Startups are about speed. Speed beats incumbents. But speed alone rarely wins and it never endures. Truly successful startups—ones that win, grow, and stick around—also require slow, careful thinking. It’s great ideas plus speed that make startups so powerful.
A handful of big ideas have become ubiquitous in Startup World as frameworks for understanding that kind of entrepreneurship. These are ideas like Increasing Returns, The Innovator’s Dilemma, software eating the world, reasoning from first principles, and Carlota Perez’ economic framework of technology revolutions. I’m going to start writing some newsletters. In the first few I’ll break down concepts like these, critical to understanding how and why startups work.
Today let’s talk about one of my favorites: the Idea Maze.
The Idea Maze was best articulated by Balaji Srinivasan in Market Research, Wireframing, and Design. It’s a useful framework for founders thinking about a new venture. Perhaps more importantly, it has become a tool that investors (prominently, Marc Andreessen) use to understand how well founders know the space where they operate.
Essentially the Idea Maze is a company’s path to its desired outcome. Like any maze, most paths in the Idea Maze fork to dead ends, traps, doldrums, and monsters. But there may be a few viable paths. Or just one. Perhaps there are none. That’s important to know as early as possible.
Trying to chart a path through the Idea Maze in first person, at ground level, will probably end in failure. That’s speed without a great idea. A quick trip to a dead end. Successful founders enter the maze with a top down view. A map. The key is to have this map as early as possible on your journey and to update it often.
What I like so much about this framework is the insistence that founders dive deep into their industry and become obsessed. It counters the pop narrative that startup ideas are born whole from a lighting strike of insight. It’s the same popular misconception we’ve had since Edison.
This concept also runs counter to the startup dicta that execution is everything. It isn’t. I’ve met many hard-working founders blindly sprinting from dead end to dead end.
Of course, I’ve met just as many who understand the Idea Maze but never step foot inside. Perhaps ten times as many! It’s better to move fast from failure to failure than just sit around and think. But as Srinivasan acknowledges, idea, execution, and market are all critical to success.
So what exactly does a founder need to know?
There’s no syllabus. This is entrepreneurship after all. But at a minimum the founder should know the state of the market, its core ideas, its central technologies, and its key players both present and past. History is important. Know the history of the market and adjacent markets going back 20 or 30 years at least. Better still, go back 120 years. Go back to the market’s earliest technologies. Then trace the lines forward.
Say you’re launching a music startup. You should at least know the industry going back to record stores and the shift to digital. But really you should know it back through Ed Sullivan then on through radio, through traveling acts, through composers and local choirs. Not to a PhD level. You do have to act at some point. But enough to see the trends and trajectories. Enough to know what changed, why it changed, and what happened next.
If you’re already moving, you don’t have to stop your startup to do this. research.
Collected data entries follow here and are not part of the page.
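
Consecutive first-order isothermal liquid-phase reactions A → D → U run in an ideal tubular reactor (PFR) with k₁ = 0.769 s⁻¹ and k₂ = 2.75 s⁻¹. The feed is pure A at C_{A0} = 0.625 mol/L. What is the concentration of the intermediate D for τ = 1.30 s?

For first-order series with pure A initially, C_D(τ) = k₁C_{A0}/(k₂−k₁)·(e^(−k₁τ) − e^(−k₂τ)).
e^(−k₁τ) = e^(−0.769×1.30) = e^(−0.9997) = 0.3680; e^(−k₂τ) = e^(−3.575) = 0.02802.
C_D = 0.769×0.625/(2.75−0.769) × (0.3680−0.02802) = 0.2426×0.3400 = 0.08248 mol/L.

0.0825 mol/L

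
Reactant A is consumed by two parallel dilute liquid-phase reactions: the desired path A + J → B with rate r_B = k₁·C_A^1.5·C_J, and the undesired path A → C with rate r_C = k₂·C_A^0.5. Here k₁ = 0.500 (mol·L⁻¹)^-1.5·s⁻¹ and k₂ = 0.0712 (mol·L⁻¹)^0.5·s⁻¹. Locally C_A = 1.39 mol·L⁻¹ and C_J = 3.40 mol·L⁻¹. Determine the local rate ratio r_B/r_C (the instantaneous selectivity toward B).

33.2

S_{B/C} = r_B/r_C = (k₁·C_A^1.5·C_J)/(k₂·C_A^0.5) = (k₁/k₂)·C_A·C_J.
= (0.500×1.390^1.5×3.400) / (0.0712×1.390^0.5) = 2.786/0.08394 = 33.2.
Since the desired path is higher order in A, keeping C_A high (PFR or concentrated feed) favours B.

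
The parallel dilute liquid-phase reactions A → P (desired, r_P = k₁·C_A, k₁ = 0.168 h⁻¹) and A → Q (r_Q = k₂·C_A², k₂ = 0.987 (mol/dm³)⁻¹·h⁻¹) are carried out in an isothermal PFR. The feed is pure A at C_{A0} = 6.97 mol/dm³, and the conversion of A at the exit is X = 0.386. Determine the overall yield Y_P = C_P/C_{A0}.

C_A = C_{A0}(1−X) = 4.280 mol/dm³.
Along a PFR/batch, dC_P/dC_A = −r_P/(r_P+r_Q) = −k₁/(k₁+k₂·C_A).
Integrating from C_{A0} to C_A: C_P = (0.168/0.987)·ln[(0.168+0.987·6.97)/(0.168+0.987·4.28)] = 0.1702·ln(7.047/4.392) = 0.08049 mol/dm³.
Y_P = C_P/C_{A0} = 0.08049/6.97 = 0.0115.

0.0115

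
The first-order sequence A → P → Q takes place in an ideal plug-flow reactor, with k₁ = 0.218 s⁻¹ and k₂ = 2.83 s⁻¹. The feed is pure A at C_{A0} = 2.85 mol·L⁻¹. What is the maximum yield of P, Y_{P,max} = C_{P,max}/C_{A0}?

0.0622

Evaluating C_P at τ_opt = ln(k₂/k₁)/(k₂−k₁) gives C_{P,max}/C_{A0} = (k₁/k₂)^[k₂/(k₂−k₁)].
= (0.218/2.83)^(2.83/(2.83−0.218)) = (0.07703)^(1.083) = 0.06219.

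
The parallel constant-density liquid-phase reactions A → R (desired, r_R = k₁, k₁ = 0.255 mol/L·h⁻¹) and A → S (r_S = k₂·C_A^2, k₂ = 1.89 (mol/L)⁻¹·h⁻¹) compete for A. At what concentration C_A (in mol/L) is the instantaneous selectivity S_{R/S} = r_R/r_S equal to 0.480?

S_{R/S} = (k₁/k₂)·C_A^-2 ⇒ C_A = (S·k₂/k₁)^(-0.5).
= (0.480×1.89/0.255)^(-0.5) = (3.558)^(-0.5) = 0.530 mol/L.

0.530 mol/L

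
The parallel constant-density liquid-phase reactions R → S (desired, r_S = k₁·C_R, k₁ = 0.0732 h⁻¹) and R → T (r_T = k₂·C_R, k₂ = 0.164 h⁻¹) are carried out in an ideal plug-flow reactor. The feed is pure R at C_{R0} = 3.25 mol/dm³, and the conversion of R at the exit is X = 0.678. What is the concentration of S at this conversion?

0.680 mol/dm³

C_R = C_{R0}(1−X) = 1.046 mol/dm³.
Both paths are first order in R, so the instantaneous fraction to S is constant: dC_S/d(−C_R) = k₁/(k₁+k₂) = 0.3086.
C_S = 0.3086·(C_{R0}−C_R) = 0.3086×2.204 = 0.680 mol/dm³.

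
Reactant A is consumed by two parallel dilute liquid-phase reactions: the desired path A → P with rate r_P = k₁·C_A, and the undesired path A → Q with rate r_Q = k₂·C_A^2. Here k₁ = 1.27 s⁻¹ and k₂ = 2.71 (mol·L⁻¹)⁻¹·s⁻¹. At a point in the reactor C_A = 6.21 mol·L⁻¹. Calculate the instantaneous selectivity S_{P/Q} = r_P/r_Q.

S_{P/Q} = r_P/r_Q = (k₁·C_A)/(k₂·C_A^2) = (k₁/k₂)·C_A⁻¹.
= (1.27×6.210) / (2.71×6.210^2) = 7.887/104.5 = 0.0755.

0.0755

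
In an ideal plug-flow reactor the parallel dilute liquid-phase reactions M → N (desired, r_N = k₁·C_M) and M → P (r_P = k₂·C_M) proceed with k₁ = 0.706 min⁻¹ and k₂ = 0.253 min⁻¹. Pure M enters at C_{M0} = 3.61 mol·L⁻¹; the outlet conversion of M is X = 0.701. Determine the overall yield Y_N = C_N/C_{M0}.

C_M = C_{M0}(1−X) = 1.079 mol·L⁻¹.
Both paths are first order in M, so the instantaneous fraction to N is constant: dC_N/d(−C_M) = k₁/(k₁+k₂) = 0.7362.
C_N = 0.7362·(C_{M0}−C_M) = 0.7362×2.531 = 1.86 mol·L⁻¹.
Y_N = C_N/C_{M0} = 1.863/3.61 = 0.516.

0.516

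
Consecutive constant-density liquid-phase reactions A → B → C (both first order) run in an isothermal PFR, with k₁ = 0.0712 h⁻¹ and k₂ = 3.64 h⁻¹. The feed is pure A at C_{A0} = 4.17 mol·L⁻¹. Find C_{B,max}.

0.0754 mol·L⁻¹

At the optimum, C_{B,max}/C_{A0} = (k₁/k₂)^[k₂/(k₂−k₁)].
= (0.0712/3.64)^(3.64/(3.64−0.0712)) = (0.01956)^(1.020) = 0.01808.
C_{B,max} = 0.01808×4.17 = 0.0754 mol·L⁻¹.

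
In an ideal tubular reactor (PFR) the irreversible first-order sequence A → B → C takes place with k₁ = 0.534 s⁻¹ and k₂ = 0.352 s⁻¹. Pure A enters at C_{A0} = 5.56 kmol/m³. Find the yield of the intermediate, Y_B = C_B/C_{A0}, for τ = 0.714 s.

For first-order series with pure A initially, C_B(τ) = k₁C_{A0}/(k₂−k₁)·(e^(−k₁τ) − e^(−k₂τ)).
e^(−k₁τ) = e^(−0.534×0.714) = e^(−0.3813) = 0.6830; e^(−k₂τ) = e^(−0.2513) = 0.7778.
C_B = 0.534×5.56/(0.352−0.534) × (0.6830−0.7778) = (-16.31)×(-0.09478) = 1.546 kmol/m³.
Y_B = C_B/C_{A0} = 1.546/5.56 = 0.278.

0.278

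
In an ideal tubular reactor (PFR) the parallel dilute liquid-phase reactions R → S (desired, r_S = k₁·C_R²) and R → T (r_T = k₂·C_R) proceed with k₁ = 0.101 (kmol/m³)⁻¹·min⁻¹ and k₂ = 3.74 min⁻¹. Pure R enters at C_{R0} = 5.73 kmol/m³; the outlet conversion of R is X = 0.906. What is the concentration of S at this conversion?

C_R = C_{R0}(1−X) = 0.5386 kmol/m³.
Along a PFR/batch, dC_T/dC_R = −r_T/(r_S+r_T) = −k₂/(k₂+k₁·C_R).
Integrating from C_{R0} to C_R: C_T = (3.74/0.101)·ln[(3.74+0.101·5.73)/(3.74+0.101·0.539)] = 37.03·ln(4.319/3.794) = 4.793 kmol/m³.
Then C_S = (C_{R0}−C_R) − C_T = 5.191 − 4.793 = 0.3984 kmol/m³.

0.398 kmol/m³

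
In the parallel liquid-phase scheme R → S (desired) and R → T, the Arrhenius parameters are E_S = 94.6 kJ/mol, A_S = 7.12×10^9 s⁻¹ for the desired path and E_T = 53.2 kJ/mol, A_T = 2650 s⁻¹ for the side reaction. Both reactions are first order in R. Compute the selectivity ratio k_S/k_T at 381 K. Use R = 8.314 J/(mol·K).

With equal orders, S_{S/T} = k_S/k_T = (A_S/A_T)·exp[(E_T−E_S)/(RT)].
(E_T−E_S)/(RT) = (53.2−94.6)×10³/(8.314×381) = -41400/3168 = -13.07.
k_S/k_T = (7.12×10^9/2650)·exp(-13.07) = 2.687×10^6 × 2.108×10^-6 = 5.66.
Since E_S > E_T, raising the temperature improves selectivity toward S.

5.66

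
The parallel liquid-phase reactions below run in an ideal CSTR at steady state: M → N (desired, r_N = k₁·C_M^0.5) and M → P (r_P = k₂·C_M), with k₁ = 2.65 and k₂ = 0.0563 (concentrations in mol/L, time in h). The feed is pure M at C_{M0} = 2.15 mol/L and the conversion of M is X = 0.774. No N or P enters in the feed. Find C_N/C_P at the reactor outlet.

Exit C_M = C_{M0}(1−X) = 2.15×0.226 = 0.4859 mol/L.
Rates in a CSTR are evaluated at the outlet concentration: r_N = 2.65×0.4859^0.5 = 1.847, r_P = 0.0563×0.4859 = 0.02736.
Overall selectivity = C_N/C_P = r_Nτ/(r_Pτ) = r_N/r_P = 67.5.

67.5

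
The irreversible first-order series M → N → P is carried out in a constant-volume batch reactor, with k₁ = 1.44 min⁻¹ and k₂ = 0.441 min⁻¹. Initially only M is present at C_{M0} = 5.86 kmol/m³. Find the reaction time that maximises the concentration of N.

1.18 min

The intermediate peaks when r₁ = r₂, i.e. k₁e^(−k₁t) = k₂e^(−k₂t), giving t_opt = ln(k₂/k₁)/(k₂−k₁).
= ln(0.441/1.44)/(0.441−1.44) = ln(0.3063)/-0.9990 = -1.183/-0.9990 = 1.18 min.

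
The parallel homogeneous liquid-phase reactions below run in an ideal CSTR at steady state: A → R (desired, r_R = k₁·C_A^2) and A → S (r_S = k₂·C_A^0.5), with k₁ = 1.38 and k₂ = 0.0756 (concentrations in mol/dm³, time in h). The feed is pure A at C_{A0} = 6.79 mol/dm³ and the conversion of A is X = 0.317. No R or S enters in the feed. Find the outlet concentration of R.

2.14 mol/dm³

Exit C_A = C_{A0}(1−X) = 6.79×0.683 = 4.638 mol/dm³.
A CSTR operates uniformly at the exit composition, giving r_R = 29.68 and r_S = 0.1628 (each k·C_A^n at C_A = 4.638).
Fraction of consumed A going to R: r_R/(r_R+r_S) = 0.9945.
C_R = 0.9945·C_{A0}·X = 0.9945×6.79×0.317 = 2.14 mol/dm³.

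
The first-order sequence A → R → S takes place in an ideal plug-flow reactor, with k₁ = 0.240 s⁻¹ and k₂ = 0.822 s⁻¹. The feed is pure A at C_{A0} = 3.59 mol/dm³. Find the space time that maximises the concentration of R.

The intermediate peaks when r₁ = r₂, i.e. k₁e^(−k₁τ) = k₂e^(−k₂τ), giving τ_opt = ln(k₂/k₁)/(k₂−k₁).
= ln(0.822/0.240)/(0.822−0.240) = ln(3.425)/0.5820 = 1.231/0.5820 = 2.12 s.

2.12 s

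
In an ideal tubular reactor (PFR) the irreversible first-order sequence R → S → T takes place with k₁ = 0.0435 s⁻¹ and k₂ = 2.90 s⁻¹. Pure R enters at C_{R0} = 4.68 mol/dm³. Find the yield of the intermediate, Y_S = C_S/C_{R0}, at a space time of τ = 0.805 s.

The intermediate concentration in a first-order A→B→C sequence is C_S = k₁C_{R0}(e^(−k₁τ) − e^(−k₂τ))/(k₂−k₁).
e^(−k₁τ) = e^(−0.0435×0.805) = e^(−0.03502) = 0.9656; e^(−k₂τ) = e^(−2.335) = 0.09686.
C_S = 0.0435×4.68/(2.90−0.0435) × (0.9656−0.09686) = 0.07127×0.8687 = 0.06191 mol/dm³.
Y_S = C_S/C_{R0} = 0.06191/4.68 = 0.0132.

0.0132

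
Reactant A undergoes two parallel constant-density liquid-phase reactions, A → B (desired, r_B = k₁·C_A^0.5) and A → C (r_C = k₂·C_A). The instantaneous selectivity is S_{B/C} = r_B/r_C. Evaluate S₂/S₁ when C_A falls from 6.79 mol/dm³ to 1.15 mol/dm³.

S_{B/C} = (k₁/k₂)·C_A^-0.5, so S₂/S₁ = (C_{A,2}/C_{A,1})^-0.5.
= (1.15/6.79)^(-0.5) = (0.1694)^(-0.5) = 2.43.
Selectivity toward B rises as C_A falls — low-concentration operation is favoured.

2.43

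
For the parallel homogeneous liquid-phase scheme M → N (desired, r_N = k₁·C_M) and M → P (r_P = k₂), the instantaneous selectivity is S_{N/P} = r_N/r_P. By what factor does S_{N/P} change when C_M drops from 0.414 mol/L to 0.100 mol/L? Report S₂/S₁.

S_{N/P} = (k₁/k₂)·C_M, so S₂/S₁ = (C_{M,2}/C_{M,1}).
= 0.100/0.414 = 0.242.

0.242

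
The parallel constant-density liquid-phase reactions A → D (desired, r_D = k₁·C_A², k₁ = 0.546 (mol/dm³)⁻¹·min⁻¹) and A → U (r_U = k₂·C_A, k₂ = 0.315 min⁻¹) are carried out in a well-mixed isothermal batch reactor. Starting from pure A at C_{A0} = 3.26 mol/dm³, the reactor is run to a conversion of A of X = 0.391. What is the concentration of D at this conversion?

C_A = C_{A0}(1−X) = 1.985 mol/dm³.
Along a PFR/batch, dC_U/dC_A = −r_U/(r_D+r_U) = −k₂/(k₂+k₁·C_A).
Integrating from C_{A0} to C_A: C_U = (0.315/0.546)·ln[(0.315+0.546·3.26)/(0.315+0.546·1.99)] = 0.5769·ln(2.095/1.399) = 0.2329 mol/dm³.
Then C_D = (C_{A0}−C_A) − C_U = 1.275 − 0.2329 = 1.042 mol/dm³.

1.04 mol/dm³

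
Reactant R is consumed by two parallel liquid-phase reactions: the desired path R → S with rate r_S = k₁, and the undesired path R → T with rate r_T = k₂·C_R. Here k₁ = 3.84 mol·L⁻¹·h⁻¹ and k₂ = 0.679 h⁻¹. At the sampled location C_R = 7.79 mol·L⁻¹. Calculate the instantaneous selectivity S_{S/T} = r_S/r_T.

0.726

S_{S/T} = r_S/r_T = (k₁)/(k₂·C_R) = (k₁/k₂)·C_R⁻¹.
= (3.84) / (0.679×7.790) = 3.840/5.289 = 0.726.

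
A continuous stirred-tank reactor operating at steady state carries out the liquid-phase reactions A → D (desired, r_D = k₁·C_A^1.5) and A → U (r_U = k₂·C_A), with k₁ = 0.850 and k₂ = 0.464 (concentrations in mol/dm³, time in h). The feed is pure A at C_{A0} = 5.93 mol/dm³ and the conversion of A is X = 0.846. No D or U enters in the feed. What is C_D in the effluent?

Exit C_A = C_{A0}(1−X) = 5.93×0.154 = 0.9132 mol/dm³.
In a CSTR the entire volume is at exit conditions, so r_D = 0.850×0.9132^1.5 = 0.7418 and r_U = 0.464×0.9132 = 0.4237.
Fraction of consumed A going to D: r_D/(r_D+r_U) = 0.6364.
C_D = 0.6364·C_{A0}·X = 0.6364×5.93×0.846 = 3.19 mol/dm³.

3.19 mol/dm³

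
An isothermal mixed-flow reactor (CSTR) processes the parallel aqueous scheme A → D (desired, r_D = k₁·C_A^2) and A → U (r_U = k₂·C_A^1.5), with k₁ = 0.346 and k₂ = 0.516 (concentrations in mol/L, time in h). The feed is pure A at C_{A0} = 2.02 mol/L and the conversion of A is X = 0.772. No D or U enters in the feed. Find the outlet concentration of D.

Exit C_A = C_{A0}(1−X) = 2.02×0.228 = 0.4606 mol/L.
In a CSTR the entire volume is at exit conditions, so r_D = 0.346×0.4606^2 = 0.07339 and r_U = 0.516×0.4606^1.5 = 0.1613.
Fraction of consumed A going to D: r_D/(r_D+r_U) = 0.3127.
C_D = 0.3127·C_{A0}·X = 0.3127×2.02×0.772 = 0.488 mol/L.

0.488 mol/L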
But you should do it while moving forward. You should certainly do it before you start pitching investors. The good ones are going to test you and make sure you know what you’re doing and where you sit in your market’s trajectory.
And of course even the best map will have inaccuracies and blanks that can only be filled in by walking the maze. Things change. Markets move. The critical thing is to take time out to learn and to prioritize understanding.
As we say around here, echoing the great trail lawyer Edward Bennett Williams: “there’s no substitute for knowing everything.”